こうして、私は「王家」からの就職斡旋と、「魔王」からの守護石という、とんでもなく重たい二つの事情を抱えることになった。 私の痣が繋がっている「魔王」。 そして、教会が危惧していた「闇魔法」。 平穏に見えるティータイムの裏で、かつて世界を二分した光と闇の因縁は、確実に私の足元まで忍び寄っていたのだ。
――その頃。 塔を去った馬車の中で、聖女グレンダはある「確信」を得て、震える手で報告書を認めていた。
「間違いない……。
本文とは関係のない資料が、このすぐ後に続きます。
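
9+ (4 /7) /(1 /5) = 83 /7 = 11.86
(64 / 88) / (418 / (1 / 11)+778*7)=2 / 27621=0.00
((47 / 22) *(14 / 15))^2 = 108241 / 27225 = 3.98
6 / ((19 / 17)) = 102 / 19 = 5.37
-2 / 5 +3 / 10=-0.10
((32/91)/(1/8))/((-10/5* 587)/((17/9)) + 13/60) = -261120/57670249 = -0.00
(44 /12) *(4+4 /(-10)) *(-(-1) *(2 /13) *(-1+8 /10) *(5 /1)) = -132 /65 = -2.03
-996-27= -1023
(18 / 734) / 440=9 / 161480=0.00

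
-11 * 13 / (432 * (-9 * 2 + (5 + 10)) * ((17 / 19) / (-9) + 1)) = 247 / 2016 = 0.12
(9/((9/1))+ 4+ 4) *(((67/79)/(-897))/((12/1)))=-67/94484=-0.00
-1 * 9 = -9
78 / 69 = 26 / 23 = 1.13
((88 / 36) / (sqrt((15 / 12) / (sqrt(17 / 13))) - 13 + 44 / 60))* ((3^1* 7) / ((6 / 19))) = 1463 / (9* (-184 / 15 + 13^(1 / 4)* 17^(3 / 4)* (34* sqrt(5)) / 1156)) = -14.49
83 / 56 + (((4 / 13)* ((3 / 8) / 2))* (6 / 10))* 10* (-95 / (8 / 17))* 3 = -303077 / 1456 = -208.16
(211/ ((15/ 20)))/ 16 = 211/ 12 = 17.58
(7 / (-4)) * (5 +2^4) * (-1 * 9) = 1323 / 4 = 330.75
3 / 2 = 1.50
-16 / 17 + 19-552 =-9077 / 17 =-533.94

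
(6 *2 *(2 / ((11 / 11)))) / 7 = 24 / 7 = 3.43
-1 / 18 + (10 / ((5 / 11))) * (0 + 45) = 17819 / 18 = 989.94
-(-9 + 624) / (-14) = 615 / 14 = 43.93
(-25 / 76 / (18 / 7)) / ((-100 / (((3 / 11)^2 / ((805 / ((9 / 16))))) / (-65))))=-9 / 8798732800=-0.00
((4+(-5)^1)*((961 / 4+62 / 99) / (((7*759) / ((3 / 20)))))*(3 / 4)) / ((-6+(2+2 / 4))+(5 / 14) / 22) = 95387 / 65152560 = 0.00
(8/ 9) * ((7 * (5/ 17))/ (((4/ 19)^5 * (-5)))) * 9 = -17332693/ 2176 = -7965.39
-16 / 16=-1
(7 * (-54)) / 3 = -126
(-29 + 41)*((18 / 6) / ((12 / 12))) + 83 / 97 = 3575 / 97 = 36.86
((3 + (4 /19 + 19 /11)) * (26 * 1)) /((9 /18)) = 53664 /209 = 256.77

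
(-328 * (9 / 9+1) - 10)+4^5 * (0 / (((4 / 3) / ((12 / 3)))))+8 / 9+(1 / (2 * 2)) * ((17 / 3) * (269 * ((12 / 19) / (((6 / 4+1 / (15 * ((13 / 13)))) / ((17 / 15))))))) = -3946160 / 8037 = -491.00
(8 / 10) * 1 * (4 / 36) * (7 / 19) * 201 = 1876 / 285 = 6.58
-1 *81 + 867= 786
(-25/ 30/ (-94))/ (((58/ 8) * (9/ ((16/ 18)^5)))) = 163840/ 2173062249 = 0.00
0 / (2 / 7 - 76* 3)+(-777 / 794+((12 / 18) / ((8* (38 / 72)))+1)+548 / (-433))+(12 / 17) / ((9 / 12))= -16113863 / 111048046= -0.15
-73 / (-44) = 73 / 44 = 1.66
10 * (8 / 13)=80 / 13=6.15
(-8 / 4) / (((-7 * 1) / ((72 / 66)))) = 24 / 77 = 0.31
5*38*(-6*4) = -4560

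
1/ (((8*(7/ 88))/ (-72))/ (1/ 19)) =-792/ 133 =-5.95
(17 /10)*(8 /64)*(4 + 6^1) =17 /8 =2.12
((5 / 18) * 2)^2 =25 / 81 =0.31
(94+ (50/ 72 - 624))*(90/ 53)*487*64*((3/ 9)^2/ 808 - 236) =318517669978700/ 48177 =6611405234.42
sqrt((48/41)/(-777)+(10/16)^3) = sqrt(28016808554)/339808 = 0.49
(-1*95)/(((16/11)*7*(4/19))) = -19855/448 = -44.32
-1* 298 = -298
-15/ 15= -1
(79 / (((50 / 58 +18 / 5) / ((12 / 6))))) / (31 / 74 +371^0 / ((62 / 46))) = 52555540 / 1722961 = 30.50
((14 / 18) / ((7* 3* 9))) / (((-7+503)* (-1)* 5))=-0.00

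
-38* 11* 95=-39710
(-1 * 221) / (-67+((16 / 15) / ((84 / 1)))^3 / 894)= 3087674123625 / 936082200343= 3.30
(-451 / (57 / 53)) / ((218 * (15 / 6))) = -23903 / 31065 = -0.77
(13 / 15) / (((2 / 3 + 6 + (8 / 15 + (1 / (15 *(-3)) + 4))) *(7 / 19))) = 741 / 3521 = 0.21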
あの娘の右肩から感じた、おぞましい気配。 あれは『魔王の種』だ。 クライヴは、あの娘を愛しているのではない。……あの娘を『贄』として、魔王を復活させようとしているのだわ……!」
聖女の大きな勘違い(ある意味では鋭い洞察)が、事態をさらなる混沌へと導こうとしていた。